Q34. Can fuzzing prove the absence of bugs?¶
No. Fuzzing is unsound — it explores a subset of inputs. The absence of failures after a finite run does not imply correctness. What it provides is empirical confidence: the more inputs fuzzed without finding a bug, the lower the probability of finding one in the same path. For correctness proofs, use formal verification (TLA+, etc.), not fuzzing.

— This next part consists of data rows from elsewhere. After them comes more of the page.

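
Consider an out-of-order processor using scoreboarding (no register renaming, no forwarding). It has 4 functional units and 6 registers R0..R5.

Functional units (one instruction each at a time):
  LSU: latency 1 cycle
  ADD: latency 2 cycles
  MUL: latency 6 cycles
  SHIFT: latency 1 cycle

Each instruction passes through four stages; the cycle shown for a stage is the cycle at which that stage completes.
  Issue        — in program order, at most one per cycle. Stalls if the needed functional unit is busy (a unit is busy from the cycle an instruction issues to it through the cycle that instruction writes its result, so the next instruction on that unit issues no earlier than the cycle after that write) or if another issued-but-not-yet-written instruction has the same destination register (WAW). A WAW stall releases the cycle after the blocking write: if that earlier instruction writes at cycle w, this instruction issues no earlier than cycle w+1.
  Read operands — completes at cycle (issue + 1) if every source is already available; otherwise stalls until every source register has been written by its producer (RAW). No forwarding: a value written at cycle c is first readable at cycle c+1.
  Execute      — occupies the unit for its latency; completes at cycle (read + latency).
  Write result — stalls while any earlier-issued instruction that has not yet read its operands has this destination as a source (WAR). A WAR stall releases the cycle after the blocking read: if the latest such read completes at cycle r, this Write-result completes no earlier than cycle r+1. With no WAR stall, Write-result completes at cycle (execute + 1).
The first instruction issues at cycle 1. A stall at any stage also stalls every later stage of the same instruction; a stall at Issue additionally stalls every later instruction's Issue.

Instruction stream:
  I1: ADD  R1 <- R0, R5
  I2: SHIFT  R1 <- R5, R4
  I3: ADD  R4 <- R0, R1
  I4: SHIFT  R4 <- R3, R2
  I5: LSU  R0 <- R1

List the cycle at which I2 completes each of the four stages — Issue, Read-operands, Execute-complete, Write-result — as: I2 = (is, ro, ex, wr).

c1: I1 issues→ADD
c2: I1 reads
c4: I1 exec-done
c5: I1 writes R1
c6: I2 issues→SHIFT
c7: I2 reads | I3 issues→ADD
c8: I2 exec-done
c9: I2 writes R1
c10: I3 reads
c12: I3 exec-done
c13: I3 writes R4
c14: I4 issues→SHIFT
c15: I4 reads | I5 issues→LSU
c16: I4 exec-done | I5 reads
c17: I4 writes R4 | I5 exec-done
c18: I5 writes R0

I2 = (6, 7, 8, 9)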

Q35. Compare go test -fuzz and OSS-Fuzz.¶
go test -fuzz is the local/CI fuzzer. OSS-Fuzz is a Google-operated service that runs your fuzz targets on Google infrastructure 24/7 for free (for open-source projects). OSS-Fuzz finds bugs neither of your tests nor your nightly CI would find because it runs much longer. Wiring your project into OSS-Fuzz takes one Dockerfile and one build script. Highly recommended for open-source security-critical code.
Summary¶
The interview questions cover three layers: the API surface (testing.F, flags, corpus layout), the practice of concurrent fuzzing (invariants, -race, stress replay), and the broader testing ecosystem (rapid, gopter, OSS-Fuzz, property-based vs example-based). A strong candidate can explain why -fuzz -race is uniquely powerful, distinguish coverage-guided mutation from random generation, and design a fuzz strategy for a real concurrent data structure. The trickiest questions probe deterministic-reproduction, when fuzzing can and cannot find a bug class, and the relationship between fuzzing and formal correctness.